How many more Mallyas and Modis?
After the sordid Vijay Mallya affair, now comes the Nirav Modi fraud case. These two high profile ‘businessmen’ have between them looted public and private sectors banks of Rs 20,000 crore and fled to foreign shores.
While Mallya’s case is an example of ‘wilful default’, Modi’s case is that of a blatant ‘fraud’. Mallya has failed to pay up about Rs 9,000 crore borrowed by the now defunct Kingfisher Airlines from public and private sector banks, Modi has resorted to duping the public sector Punjab National Bank (PNB) through dubious transactions. The fact that Modi continued to con the PNB and the authorities for about seven years (since 2011) exposes the flaws in the banking system and the chinks in the regulatory framework.

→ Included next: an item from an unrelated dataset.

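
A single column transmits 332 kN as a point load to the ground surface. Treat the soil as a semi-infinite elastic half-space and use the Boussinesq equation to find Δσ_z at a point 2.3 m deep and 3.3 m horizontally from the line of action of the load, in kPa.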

It appears that Modi exploited the loopholes in the banking system as also the corruption among the banking staff to con the PNB. He utilised the global financial messaging service SWIFT to route the transactions instead of the core banking system to carry out his dubious operations. Thereby, he succeeded in keeping the top management of the PNB in the dark. Modi carried out his nefarious activities inconnivance with a corrupt PNB official at the branch, and the fraud came to light only after this official retired.
The fact that the banking system can be so circumvented by an official at a branch office that a fraud building up to a massive amount of Rs 11,000 crore goes undetected for as many as seven years by the bank’s management really beats incredulity. But this has actually happened, and it indicates that there is something wrong with the banking system in India. This is a systemic failure and the blame must not only lie squarely on the shoulders of the management of the banks involved, but also with the banking regulator Reserve Bank of India. Such scams only call for a more stringent regulatory regime and the establishment of a rigorous monitoring framework.
One really shudders to think how many more Mallyas and Modis are lurking in the dark and whether they be exposed and brought to justice. When one considers how these conmen are allowed to scoot away with their loot, the picture looks gloomy. The government and the regulator will probably wake up only when the fraudsters bring down the entire banking system.